I am new to microarray analysis and have been assigned a rather challenging project. I'd like to re-analyze published microarray data from GEO. Essentially I would like to do a differential gene expression meta analysis, between diseased and healthy, across different experiments, chips and species (mouse, human).
I more or less just started and found the bioconductor package GEOquery very useful to import the data. Unfortunately I do not get how the obtained values are produced.
I download the data via
series.hsa.GSE28475 <- getGEO(GEO = "GSE28475",GSEMatrix=TRUE)

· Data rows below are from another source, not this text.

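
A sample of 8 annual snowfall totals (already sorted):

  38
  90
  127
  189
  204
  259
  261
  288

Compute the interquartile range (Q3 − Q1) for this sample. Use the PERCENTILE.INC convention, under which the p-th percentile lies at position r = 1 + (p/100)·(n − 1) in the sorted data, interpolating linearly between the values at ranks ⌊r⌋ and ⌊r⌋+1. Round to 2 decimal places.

n = 8.
P25: r = 2.75; ranks 2–3 are 90, 127; interpolating gives 117.75.
P75: r = 6.25; ranks 6–7 are 259, 261; interpolating gives 259.5.
Difference: 259.5 − 117.75 = 141.75.

141.75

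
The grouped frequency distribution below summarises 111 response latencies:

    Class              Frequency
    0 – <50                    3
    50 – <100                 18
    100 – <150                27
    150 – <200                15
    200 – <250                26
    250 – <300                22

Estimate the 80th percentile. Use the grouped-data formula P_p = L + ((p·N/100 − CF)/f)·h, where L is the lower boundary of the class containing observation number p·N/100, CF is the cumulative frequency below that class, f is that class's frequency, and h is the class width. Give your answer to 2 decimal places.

N = 111; target position k = 80/100 · 111 = 88.8.
Cumulative frequencies: 3, 21, 48, 63, 89, 111.
Observation 88.8 falls in the class 200 – <250.
L = 200, CF = 63, f = 26, h = 50.
P80 = 200 + ((88.8 − 63)/26)·50 = 200 + 49.6154 = 249.615.

249.62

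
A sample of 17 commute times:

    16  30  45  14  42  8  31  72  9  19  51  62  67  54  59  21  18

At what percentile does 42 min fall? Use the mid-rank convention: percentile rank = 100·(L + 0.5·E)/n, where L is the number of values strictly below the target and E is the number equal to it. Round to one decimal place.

55.9

Sorted: 8, 9, 14, 16, 18, 19, 21, 30, 31, 42, 45, 51, 54, 59, 62, 67, 72.
Count below 42: L = 9; count equal: E = 1; n = 17.
Percentile rank = 100·(9 + 0.5·1)/17 = 100·9.5/17 = 55.88.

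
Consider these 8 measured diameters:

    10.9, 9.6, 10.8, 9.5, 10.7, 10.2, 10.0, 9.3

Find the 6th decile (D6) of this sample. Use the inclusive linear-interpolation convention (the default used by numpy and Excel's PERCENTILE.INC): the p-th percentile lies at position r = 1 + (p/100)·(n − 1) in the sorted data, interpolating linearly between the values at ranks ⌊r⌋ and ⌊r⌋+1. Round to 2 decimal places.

Sorted: 9.3, 9.5, 9.6, 10.0, 10.2, 10.7, 10.8, 10.9.
n = 8.
r = 1 + (60/100)·(8 − 1) = 1 + 4.2 = 5.2.
Rank 5 is 10.2 and rank 6 is 10.7.
Interpolate: 10.2 + 0.2·(10.7 − 10.2) = 10.2 + 0.2·0.5 = 10.3.

10.30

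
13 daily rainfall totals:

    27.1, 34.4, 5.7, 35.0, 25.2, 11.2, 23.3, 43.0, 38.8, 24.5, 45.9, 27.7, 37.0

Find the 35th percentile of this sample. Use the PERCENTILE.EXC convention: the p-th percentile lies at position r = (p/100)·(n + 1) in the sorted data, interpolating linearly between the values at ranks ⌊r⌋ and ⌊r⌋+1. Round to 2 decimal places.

Sorted: 5.7, 11.2, 23.3, 24.5, 25.2, 27.1, 27.7, 34.4, 35.0, 37.0, 38.8, 43.0, 45.9.
n = 13.
r = (35/100)·(13 + 1) = 4.9.
Rank 4 is 24.5 and rank 5 is 25.2.
Interpolate: 24.5 + 0.9·(25.2 − 24.5) = 24.5 + 0.9·0.7 = 25.13.

25.13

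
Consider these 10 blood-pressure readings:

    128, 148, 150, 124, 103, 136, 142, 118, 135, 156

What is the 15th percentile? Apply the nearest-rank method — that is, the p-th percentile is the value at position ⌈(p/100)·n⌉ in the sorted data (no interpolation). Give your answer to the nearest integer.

118

Sorted: 103, 118, 124, 128, 135, 136, 142, 148, 150, 156.
n = 10.
Position = ⌈15/100 · 10⌉ = ⌈1.5⌉ = 2.
The value at rank 2 is 118.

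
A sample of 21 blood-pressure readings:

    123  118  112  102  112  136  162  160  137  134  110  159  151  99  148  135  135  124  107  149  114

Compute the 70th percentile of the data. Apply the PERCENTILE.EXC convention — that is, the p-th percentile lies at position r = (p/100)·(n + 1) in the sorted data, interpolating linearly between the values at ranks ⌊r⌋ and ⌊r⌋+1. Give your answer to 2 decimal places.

141.40

Sorted: 99, 102, 107, 110, 112, 112, 114, 118, 123, 124, 134, 135, 135, 136, 137, 148, 149, 151, 159, 160, 162.
n = 21.
r = (70/100)·(21 + 1) = 15.4.
Rank 15 is 137 and rank 16 is 148.
Interpolate: 137 + 0.4·(148 − 137) = 137 + 0.4·11 = 141.4.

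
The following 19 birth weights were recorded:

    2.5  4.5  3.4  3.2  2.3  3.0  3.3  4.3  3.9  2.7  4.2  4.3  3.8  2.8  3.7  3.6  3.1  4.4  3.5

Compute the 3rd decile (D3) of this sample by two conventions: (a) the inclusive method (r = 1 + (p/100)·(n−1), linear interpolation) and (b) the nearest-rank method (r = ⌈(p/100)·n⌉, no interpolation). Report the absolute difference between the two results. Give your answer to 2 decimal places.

0.04

Sorted: 2.3, 2.5, 2.7, 2.8, 3.0, 3.1, 3.2, 3.3, 3.4, 3.5, 3.6, 3.7, 3.8, 3.9, 4.2, 4.3, 4.3, 4.4, 4.5.
n = 19.
(a) r = 6.4; between ranks 6 (3.1) and 7 (3.2): 3.14.
(b) the nearest-rank method: rank 6 → 3.1.
|3.14 − 3.1| = 0.04.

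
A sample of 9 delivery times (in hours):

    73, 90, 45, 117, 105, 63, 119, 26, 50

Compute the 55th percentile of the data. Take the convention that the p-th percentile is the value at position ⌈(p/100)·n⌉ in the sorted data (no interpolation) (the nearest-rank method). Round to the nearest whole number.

73

Sorted: 26, 45, 50, 63, 73, 90, 105, 117, 119.
n = 9.
Position = ⌈55/100 · 9⌉ = ⌈4.95⌉ = 5.
The value at rank 5 is 73.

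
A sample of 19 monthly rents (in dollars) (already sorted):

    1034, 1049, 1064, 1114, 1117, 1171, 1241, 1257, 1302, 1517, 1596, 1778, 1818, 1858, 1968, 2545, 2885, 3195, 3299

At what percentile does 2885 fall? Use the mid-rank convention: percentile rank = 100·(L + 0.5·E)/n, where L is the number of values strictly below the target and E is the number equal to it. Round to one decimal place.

Count below 2885: L = 16; count equal: E = 1; n = 19.
Percentile rank = 100·(16 + 0.5·1)/19 = 100·16.5/19 = 86.84.

86.8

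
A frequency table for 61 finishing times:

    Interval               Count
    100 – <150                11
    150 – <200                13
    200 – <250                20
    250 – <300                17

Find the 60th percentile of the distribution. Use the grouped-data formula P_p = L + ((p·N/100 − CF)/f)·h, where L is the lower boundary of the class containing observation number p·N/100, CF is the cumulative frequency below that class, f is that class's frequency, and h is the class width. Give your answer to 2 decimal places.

N = 61; target position k = 60/100 · 61 = 36.6.
Cumulative frequencies: 11, 24, 44, 61.
Observation 36.6 falls in the class 200 – <250.
L = 200, CF = 24, f = 20, h = 50.
P60 = 200 + ((36.6 − 24)/20)·50 = 200 + 31.5 = 231.5.

231.50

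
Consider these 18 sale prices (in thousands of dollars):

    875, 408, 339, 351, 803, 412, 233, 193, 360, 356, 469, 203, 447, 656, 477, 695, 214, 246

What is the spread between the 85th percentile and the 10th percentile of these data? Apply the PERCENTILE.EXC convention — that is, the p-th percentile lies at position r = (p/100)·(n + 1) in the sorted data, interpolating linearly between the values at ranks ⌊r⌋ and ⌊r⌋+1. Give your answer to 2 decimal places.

Sorted: 193, 203, 214, 233, 246, 339, 351, 356, 360, 408, 412, 447, 469, 477, 656, 695, 803, 875.
n = 18.
P10: r = 1.9; ranks 1–2 are 193, 203; interpolating gives 202.
P85: r = 16.15; ranks 16–17 are 695, 803; interpolating gives 711.2.
Difference: 711.2 − 202 = 509.2.

509.20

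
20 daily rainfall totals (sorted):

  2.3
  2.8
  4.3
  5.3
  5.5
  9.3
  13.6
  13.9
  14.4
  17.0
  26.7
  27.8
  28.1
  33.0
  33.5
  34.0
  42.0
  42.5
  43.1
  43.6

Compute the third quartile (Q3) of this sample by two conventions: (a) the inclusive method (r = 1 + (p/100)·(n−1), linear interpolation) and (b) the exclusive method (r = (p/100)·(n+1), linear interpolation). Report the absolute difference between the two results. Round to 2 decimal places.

n = 20.
(a) r = 15.25; between ranks 15 (33.5) and 16 (34.0): 33.625.
(b) r = 15.75; between ranks 15 (33.5) and 16 (34.0): 33.875.
|33.625 − 33.875| = 0.25.

0.25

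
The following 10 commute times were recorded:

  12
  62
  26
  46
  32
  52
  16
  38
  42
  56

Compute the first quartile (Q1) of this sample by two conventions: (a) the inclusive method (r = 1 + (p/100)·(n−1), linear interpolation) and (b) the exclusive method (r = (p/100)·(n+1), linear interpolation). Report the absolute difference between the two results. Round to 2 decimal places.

Sorted: 12, 16, 26, 32, 38, 42, 46, 52, 56, 62.
n = 10.
(a) r = 3.25; between ranks 3 (26) and 4 (32): 27.5.
(b) r = 2.75; between ranks 2 (16) and 3 (26): 23.5.
|27.5 − 23.5| = 4.

4.00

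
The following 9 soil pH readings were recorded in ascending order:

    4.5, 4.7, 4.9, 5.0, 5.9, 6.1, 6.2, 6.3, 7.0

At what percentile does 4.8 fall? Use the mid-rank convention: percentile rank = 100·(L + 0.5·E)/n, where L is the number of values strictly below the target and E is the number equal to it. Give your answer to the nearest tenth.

22.2

Count below 4.8: L = 2; count equal: E = 0; n = 9.
Percentile rank = 100·(2 + 0.5·0)/9 = 100·2/9 = 22.22.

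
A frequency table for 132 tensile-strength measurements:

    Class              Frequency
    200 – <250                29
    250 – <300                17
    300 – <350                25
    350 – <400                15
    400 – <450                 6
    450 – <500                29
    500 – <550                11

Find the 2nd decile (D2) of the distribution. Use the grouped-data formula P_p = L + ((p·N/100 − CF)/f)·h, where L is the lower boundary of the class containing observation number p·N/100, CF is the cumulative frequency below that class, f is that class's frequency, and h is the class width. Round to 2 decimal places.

N = 132; target position k = 20/100 · 132 = 26.4.
Cumulative frequencies: 29, 46, 71, 86, 92, 121, 132.
Observation 26.4 falls in the class 200 – <250.
L = 200, CF = 0, f = 29, h = 50.
P20 = 200 + ((26.4 − 0)/29)·50 = 200 + 45.5172 = 245.517.

245.52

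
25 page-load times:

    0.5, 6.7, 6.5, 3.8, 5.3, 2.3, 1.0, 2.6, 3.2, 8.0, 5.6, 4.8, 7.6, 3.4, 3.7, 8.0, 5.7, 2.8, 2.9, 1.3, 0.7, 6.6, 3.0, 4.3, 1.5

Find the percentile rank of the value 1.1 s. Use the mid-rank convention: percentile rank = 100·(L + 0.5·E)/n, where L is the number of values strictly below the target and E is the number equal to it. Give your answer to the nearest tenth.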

and access the expression values via
eset <- series.hsa.GSE28475[] exprsVals <- exprs(eset)
In parallel I also downloaded the files directly, either via the browser or via
getGEOSuppFiles("GSE28475", fetch_files = TRUE)
In this case the files contain quantile_normalized data (according to the file name). If I compare the values in the file with the values from the expression set from the GEOquery import, they differ.
Therefore I wonder how the data in the expression set from the GEOquery are preprocessed, in terms of background subtraction, transformation, normalization, etc.? and if this is either constant across all series or at least is found with in the expression set.
Later on I would like to do the missing preprocessing steps on my own, using lumi or affy (depending on the platform), doing batch effect correction (ComBat) and eventually use limma for dge analysis.
Thank you very much, for all comments and help.